Si la poupée Barbie est suremballée, c'est parce qu'elle doit être transportée sans s'abîmer de son usine d'un pays lointain, et aussi parce que Mattel veut la présenter le mieux possible au consommateur, avec tous ses accessoires fixés autour d'elle.

«Les emballages thermoformés servent à créer de l'espace tablette et offrent une surface pour vendre la marque», selon Nathalie Houde, vice-présidente chez Identica, une filiale de l'agence de publicité Cossette qui conçoit de tels emballages pour le fabricant de microprocesseurs AMD.

«Dans le cas des ampoules par exemple, le modèle à incandescence est un produit générique et n'a droit qu'à une boîte en carton, tandis que les nouvelles ampoules fluorescentes sont emballées avec du thermoformé pour créer une différenciation. C'est vrai que le coût de revient augmente beaucoup avec ces emballages, mais ça peut vendre davantage le produit.»

La troisième raison pour laquelle on utilise le thermoformé, c'est le vol à l'étalage. Un gros emballage rend le produit plus difficile à cacher dans son sac.

Dur à ouvrir et à voler

Et c'est prouvé. L'Association canadienne de l'emballage a réalisé il y a quelques années une étude comparative entre deux magasins situés dans la même localité.

Elle y a placé un produit d'entretien en aérosol, un cadenas pour cases d'écolier, et un tube de colle;chacun était emballé avec ou sans plastique thermoformé selon le magasin.

«Le résultat de l'étude était clair:il y a plus de vols sans emballage thermoformé», dit une responsable de l'association, Marina Kovrig, de la société d'emballage montréalaise Recochem.

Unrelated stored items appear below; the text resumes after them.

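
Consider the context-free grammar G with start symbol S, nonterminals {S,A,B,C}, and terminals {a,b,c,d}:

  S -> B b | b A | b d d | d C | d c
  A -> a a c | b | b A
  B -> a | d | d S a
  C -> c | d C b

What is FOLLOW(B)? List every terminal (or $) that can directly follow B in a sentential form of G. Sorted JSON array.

FIRST iteration:
[1]
  A via A→a a c: +{a}
  A via A→b: +{b}
  B via B→a: +{a}
  B via B→d: +{d}
  C via C→c: +{c}
  C via C→d C b: +{d}
  S via S→B b: +{a,d}
  S via S→b A: +{b}
  S: {a,b,d}  A: {a,b}  B: {a,d}  C: {c,d}
[2] (no change)
  S: {a,b,d}  A: {a,b}  B: {a,d}  C: {c,d}

FOLLOW iteration:
FOLLOW(S) := {$}
iter 1:
  B→d S a: FOLLOW(S) ⊇ FIRST(a) = {a}; new: +{a}
  C→d C b: FOLLOW(C) ⊇ FIRST(b) = {b}; new: +{b}
  S→B b: FOLLOW(B) ⊇ FIRST(b) = {b}; new: +{b}
  S→b A: FOLLOW(A) ⊇ FOLLOW(S) ⊇ {$,a}; new: +{$,a}
  S→d C: FOLLOW(C) ⊇ FOLLOW(S) ⊇ {$,a}; new: +{$,a}
  S: {$,a}  A: {$,a}  B: {b}  C: {$,a,b}
iter 2: (no change)
  S: {$,a}  A: {$,a}  B: {b}  C: {$,a,b}

FOLLOW(B) = ["b"]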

«Nous ne faisons pas ce genre d'emballage par sadisme, assure-t-elle. Nous savons que nous risquons de frustrer certains consommateurs, surtout les personnes âgées qui ont parfois des doigts plus faibles. Nous essayons d'améliorer la situation, mais nous devons tenir compte des contraintes de transport et de présentation, ainsi que des règlements qui demandent par exemple de faire en sorte qu'un enfant ne pourra pas ouvrir certains produits.»

Le problème, c'est qu'en protégeant les produits contre les voleurs, les fabricants finissent par punir les consommateurs honnêtes.

«Les commerçants utilisent de plus en plus de dispositifs de sécurité, que ce soit sur les vêtements, les DVD ou autres. On dépersonnalise beaucoup le service du commerce en amplifiant la sécurité, et je ne sais pas si ça réduit vraiment le vol à l'étalage», dit Jannick Desforges, avocate au service juridique d'Options consommateurs.

Et c'est sans compter les risques de blessures: quand on doit sortir son couteau à viande pour ouvrir l'emballage d'une paire d'ampoules ou d'un câble de réseau informatique, les probabilités d'accident augmentent sensiblement.

Aucune donnée à ce sujet n'a été comptabilisée au Bureau de la sécurité des produits de consommation de Santé Canada, selon son porte-parole Paul Duchesnes. Mais au Royaume-Uni, par exemple, le «wrap rage» aurait causé 60 000 blessures en 2003, selon un rapport publié par le Daily Telegraph. Et aux États-Unis, des responsables des urgences ont rapporté au cybermagazine Wired News une hausse notable des accidents de déballage dans la semaine qui suit Noël.

Dur aussi pour l'environnement

Enfin, il y a le problème du recyclage. Tout ce plastique n'est certainement pas la solution d'emballage la plus écologique. En outre, selon Danielle Charbonneau, beaucoup de produits suremballés n'affichent même pas le triangle codifié permettant d'identifier le type de plastique utilisé.

Mais c'est peut-être dans cette question environnementale que réside l'espoir de voir les fabricants réduire leur utilisation d'emballages thermoformés.

À l'instar de l'Ontario, le gouvernement du Québec forcera bientôt les entreprises à payer aux municipalités 50% du coût de recyclage de leurs emballages. Cette mesure fait partie de la loi 102, votée en 2002. Selon Johanne Riverain, porte-parole de Recyc-Québec, «le fait de contribuer financièrement à la collecte sélective amènera sûrement les distributeurs à repenser leurs emballages pour en réduire le poids et le volume.»